Similarly, protein expression in macroscopically affected mucosa is different in CD and Intestinal TB. Rukmangadachar et al. [40] identified 63 proteins differentially expressed in colonic mucosa of patients with CD and intestinal TB and 6 proteins used for validation employing immunohistochemistry in a larger cohort of patients. However, multiple large-scale studies will be required for further validation of these findings [40].

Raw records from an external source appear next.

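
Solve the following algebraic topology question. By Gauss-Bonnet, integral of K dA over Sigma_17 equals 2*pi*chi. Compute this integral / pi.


Gauss-Bonnet: integral K dA = 2*pi*chi(M).
chi(Sigma_17) = 2 - 2*17 = -32.
(integral K dA)/pi = 2*chi = 2*(-32) = -64

-64


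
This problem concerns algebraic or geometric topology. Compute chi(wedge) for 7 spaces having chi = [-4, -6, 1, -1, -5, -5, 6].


chi(A v B) = chi(A) + chi(B) - 1 (one point identified).
For 7 spaces: chi = (sum chi_i) - (7 - 1).
sum = -14; chi = -14 - 6 = -20

-20


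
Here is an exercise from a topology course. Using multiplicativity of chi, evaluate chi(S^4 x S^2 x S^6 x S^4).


chi is multiplicative: chi(X x Y) = chi(X) chi(Y).
Each even-dim sphere has chi = 2. There are 4 factors.
chi = 2^4 = 16

16


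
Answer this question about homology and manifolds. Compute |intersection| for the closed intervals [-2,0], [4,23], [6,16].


Intersection = [max(a_i), min(b_i)] = [6, 0].
Since 6 > 0, the intersection is empty.
Length = 0

0


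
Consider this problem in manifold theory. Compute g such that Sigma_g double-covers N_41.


chi(N_41) = 2 - 41 = -39.
Double cover: chi(Sigma_g) = 2 * chi(N_41) = 2*(-39) = -78.
2 - 2g = -78, so g = (2 - (-78))/2 = 80/2 = 40

40


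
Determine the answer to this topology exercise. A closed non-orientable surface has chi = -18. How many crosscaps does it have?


chi = 2 - k for closed non-orientable surfaces with k crosscaps.
-18 = 2 - k
k = 2 - (-18) = 20

20


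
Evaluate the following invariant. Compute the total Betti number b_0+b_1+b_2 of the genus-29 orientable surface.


For Sigma_29: b_0 = 1, b_1 = 2g = 58, b_2 = 1.
Total = 1 + 58 + 1 = 60

60


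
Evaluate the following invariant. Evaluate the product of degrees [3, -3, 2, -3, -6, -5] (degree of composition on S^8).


Degree is multiplicative: deg(composition) = product of degrees.
= (3) * (-3) * (2) * (-3) * (-6) * (-5) = 1620

1620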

In summary, a positive diagnosis of intestinal TB remains a challenge due to limitations in histology and culture, which are the presently relied-upon methods for the diagnosis of intestinal TB. With an increasing prevalence of CD in countries like India, differentiating this disease from TB is increasingly important. The refinement in culture has improved the yield of culture to about 50%. The combination of histology and culture is complimentary. Optimization of the present diagnostic tools (taking an adequate number of biopsies for histology and culture) and study of newer techniques to learn their actual utility seems to be the way forward.
Statement of Ethics
Since this is a review, it has not involved any patients/animals or any intervention. This article has not been subjected to institutional review board review.
Disclosure Statement
None of the authors have any conflict of interest.